Please download the form which is available in:
- The Secure Provider Portal: Click the Office Management tab in the red banner, then Office Forms > Administrative Forms.
- Public Provider pages: Under Frequently Used Forms > Provider Forms.
For your convenience, the form is available here, too.
This form must accompany all claim denial disputes.
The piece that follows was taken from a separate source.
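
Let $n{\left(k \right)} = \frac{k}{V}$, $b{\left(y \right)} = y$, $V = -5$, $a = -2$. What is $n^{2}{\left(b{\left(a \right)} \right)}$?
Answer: $\frac{4}{25} \approx 0.16$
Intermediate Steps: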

In addition, you must include the Provider Inquiry Form when you submit medical records for claims payment disputes.
Drug wastage modifiers now required on claim lines
This requirement aligns with CMS policies.
To align with CMS policies, Independent Health will require providers to include specific modifiers on claim lines to help ensure accurate reporting of drug wastage and compliance with billing requirements for single-dose medications.
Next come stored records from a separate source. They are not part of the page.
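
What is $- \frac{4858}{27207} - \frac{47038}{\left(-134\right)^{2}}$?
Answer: $- \frac{683496557}{244264446} \approx -2.7982$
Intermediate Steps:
$- \frac{4858}{27207} - \frac{47038}{\left(-134\right)^{2}} = \left(-4858\right) \frac{1}{27207} - \frac{47038}{17956} = - \frac{4858}{27207} - \frac{23519}{8978} = - \frac{683496557}{244264446}$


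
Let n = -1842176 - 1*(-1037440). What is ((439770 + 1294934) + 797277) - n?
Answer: 3336717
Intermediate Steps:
n = -804736 (n = -1842176 + 1037440 = -804736)
((439770 + 1294934) + 797277) - n = ((439770 + 1294934) + 797277) - 1*(-804736) = (1734704 + 797277) + 804736 = 2531981 + 804736 = 3336717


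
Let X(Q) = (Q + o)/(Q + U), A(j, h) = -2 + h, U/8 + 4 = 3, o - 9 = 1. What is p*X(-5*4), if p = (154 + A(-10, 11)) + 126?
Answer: 1445/14 ≈ 103.21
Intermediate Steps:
o = 10 (o = 9 + 1 = 10)
U = -8 (U = -32 + 8*3 = -32 + 24 = -8)
X(Q) = (10 + Q)/(-8 + Q) (X(Q) = (Q + 10)/(Q - 8) = (10 + Q)/(-8 + Q))
p = 289 (p = (154 + (-2 + 11)) + 126 = (154 + 9) + 126 = 163 + 126 = 289)
p*X(-5*4) = 289*((10 - 5*4)/(-8 - 5*4)) = 289*((10 - 20)/(-8 - 20)) = 289*(-10/(-28)) = 289*(-1/28*(-10)) = 289*(5/14) = 1445/14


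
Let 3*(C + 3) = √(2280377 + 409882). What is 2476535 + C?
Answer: 2476532 + √2690259/3 ≈ 2.4771e+6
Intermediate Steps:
C = -3 + √2690259/3 (C = -3 + √(2280377 + 409882)/3 = -3 + √2690259/3 ≈ 543.73)
2476535 + C = 2476535 + (-3 + √2690259/3) = 2476532 + √2690259/3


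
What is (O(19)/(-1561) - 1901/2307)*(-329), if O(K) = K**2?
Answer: 178613536/514461 ≈ 347.19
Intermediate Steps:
(O(19)/(-1561) - 1901/2307)*(-329) = (19**2/(-1561) - 1901/2307)*(-329) = (361*(-1/1561) - 1901*1/2307)*(-329) = (-361/1561 - 1901/2307)*(-329) = -3800288/3601227*(-329) = 178613536/514461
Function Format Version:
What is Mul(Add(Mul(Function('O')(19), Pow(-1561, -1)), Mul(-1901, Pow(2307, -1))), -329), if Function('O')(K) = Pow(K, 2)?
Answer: Rational(178613536, 514461) ≈ 347.19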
This requirement goes into effect for dates of service beginning on November 1, 2025, for all lines of business.
When a drug is supplied only in a single-dose formulation, reimbursement will be denied if the claim line is submitted:
- Without modifier JZ (indicating no wastage occurred) or
- Without a separate line for the same drug billed with modifier JW (indicating the amount wasted).
- NOTE: Vaccines are not included; however, monoclonal antibody products and immunoglobulins are included and will be denied if billed without an appropriate modifier.
Pharmacy Updates
Formulary and Policy Changes
View our up-to-date formularies and policies online
Drug Formulary Changes
View the formulary changes for the Third Quarter of 2025.
View the formulary deletions, effective September 1, 2025:
- Medicare Advantage formulary deletions for individual & group plan members
- Pharmacy Benefit Dimensions 3-Tier formulary deletions
- Pharmacy Benefit Dimensions 5-Tier formulary deletions
Access Independent Health's drug formularies here.
Drug Policy Changes
The policy changes for the Third Quarter of 2025 are now available online. Log in to the provider portal to view the changes. Click on ‘Monthly Policy Updates’ under the News tab once you are logged in.
Search for and view the most current versions of all Independent Health’s drug policies when logged in to our provider portal.
Prime Therapeutics reviews prior authorizations for select oncology and specialty drugs on Independent Health's behalf. View Prime Therapeutics' policies for the drugs it reviews.
To obtain a hard copy, please contact Independent Health Provider Relations by calling (716) 631-3282 or 1-800-736-5771, Monday through Friday from 8 a.m. to 5 p.m.
Spotlight
Top Takeaways this Month
- October 2025 Policy Updates: New & revised policies will be posted to the secure portal on September 1, under the News tab on the menu bar. We post new and updated policies 30 days before their effective date. Please make sure to visit that page on the first of each month.
- Format changes coming to policies: As policies come up for annual review, we are moving the background and criteria to the beginning of the policy documents. Eventually all Independent Health policies will change to this format.
- State Program ID Cards: As a reminder, a group number is not required when billing for services for State Program members (MediSource, Child Health Plus, NY Essential). You may submit bills for this line of business without a group number.
- Health Bulletins posted online: For easy reference and convenience, we post health bulletins online when issued by the Erie County and New York State Departments of Health. Check this page regularly.